The world is being shaped by the rapid rise of artificial intelligence. What was once hype has now evolved into an AI super-cycle, with unprecedented levels of investment and adoption transforming both competitiveness and innovation. Institutions are moving from pilots and proofs of concept to enterprise-scale deployments, shifting the focus from experimentation to tangible value creation - driving efficiency, inclusion, and new revenue streams. At the same time, leaders must navigate talent gaps, data, and infrastructure, while ensuring that governance, responsibility, and resilience remain at the core of AI adoption. In this context, BCG, as the thought leadership partner of the Global Fintech Fest 2025 (GFF), has launched the flagship report – “Convergence: Human + AI for the Next Era of Finance”.
The report is organized into four chapters. The first chapter of this report, The Human + AI Frontier: Global and Local, situates the AI super-cycle alongside past technological inflection points. It illustrates how AI can transform everyday life and business operations through conceptual applications such as JanArth.AI, a personal finance management app priced at ₹150–250/month today and potentially as low as ₹50/month within 3–4 years and VyaparSaathi.AI, a CFO-like companion for MSMEs. These examples highlight the inclusive potential of AI when built on India’s population-scale digital public infrastructure.
The second chapter, AI for India: Opportunity and Imperatives, explores how India can leverage its trifecta advantage as the world’s largest AI consumer market, the leading use-case playground, and a global execution hub. It sets out key imperatives across the AI stack such as scaling infrastructure and compute, expanding ethical data commons like AIKosh, creating domain-specific models, unlocking ₹10 lakh crore of patient capital, investing in AI talent, and embedding AI applications at scale. Together, these priorities position India to generate $100–120 billion in AI software & services revenue by 2028.

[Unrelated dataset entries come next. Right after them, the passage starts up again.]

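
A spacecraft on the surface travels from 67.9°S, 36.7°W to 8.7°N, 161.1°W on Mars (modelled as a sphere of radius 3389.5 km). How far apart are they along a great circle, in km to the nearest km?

6537 km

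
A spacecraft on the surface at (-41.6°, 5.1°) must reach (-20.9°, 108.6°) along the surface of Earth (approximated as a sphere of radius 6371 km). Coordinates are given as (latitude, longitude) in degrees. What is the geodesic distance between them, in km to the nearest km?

9537 km

Let φ₁ = -0.7261 rad, φ₂ = -0.3648 rad, and Δλ = 1.8064 rad.
cos c = sin φ₁ sin φ₂ + cos φ₁ cos φ₂ cos Δλ = (-0.6639)(-0.3567) + (0.7478)(0.9342)(-0.2334) = 0.07376,
so c = arccos(0.07376) = 1.49697 rad.
Distance = R·c = 6371 × 1.4970 ≈ 9537 km.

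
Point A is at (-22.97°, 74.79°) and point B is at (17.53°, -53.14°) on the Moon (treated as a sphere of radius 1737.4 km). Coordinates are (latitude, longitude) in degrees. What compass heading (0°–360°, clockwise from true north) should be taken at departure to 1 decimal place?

273.7°

With φ₁ = -0.4009, φ₂ = 0.3060, Δλ = -2.2328 rad, the forward-azimuth formula gives
θ = atan2( sin Δλ cos φ₂ , cos φ₁ sin φ₂ − sin φ₁ cos φ₂ cos Δλ ) = atan2(-0.7521, 0.0486) = -86.30°.
Adding 360° brings this into [0°, 360°): 273.7°.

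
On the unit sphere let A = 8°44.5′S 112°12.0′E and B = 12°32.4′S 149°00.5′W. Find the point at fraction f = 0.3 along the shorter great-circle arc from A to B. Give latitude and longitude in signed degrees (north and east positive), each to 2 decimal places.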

The third chapter, Finance.AI and the Voice of Industry, captures the perspectives of BFSI leaders, founders, policymakers, and investors. While leading financial institutions are achieving 20–25% cost efficiencies and 10–20% revenue uplift through AI, only 27% of banks are future-ready. The report lays out a 10-point blueprint for BFSI to realize AI benefits at scale, covering strategy, talent, infrastructure, and execution. Voice of Industry highlights that AI brought innovation back to the top of the CXO agenda, yet, challenges persist from lack of coherent strategies to gaps in talent, data, and infrastructure. And leaders emphasize the need to scale beyond pilots and adopt UPI-style open innovation to unlock AI’s full potential in finance.
The fourth chapter, Global Fintech Trends, provides an update on global and Indian fintech funding, revenues, and segment-wise developments. It underscores that APAC and NAMR will be the future centers of fintech gravity, while India continues to play a pivotal role in shaping the trajectory of global financial services.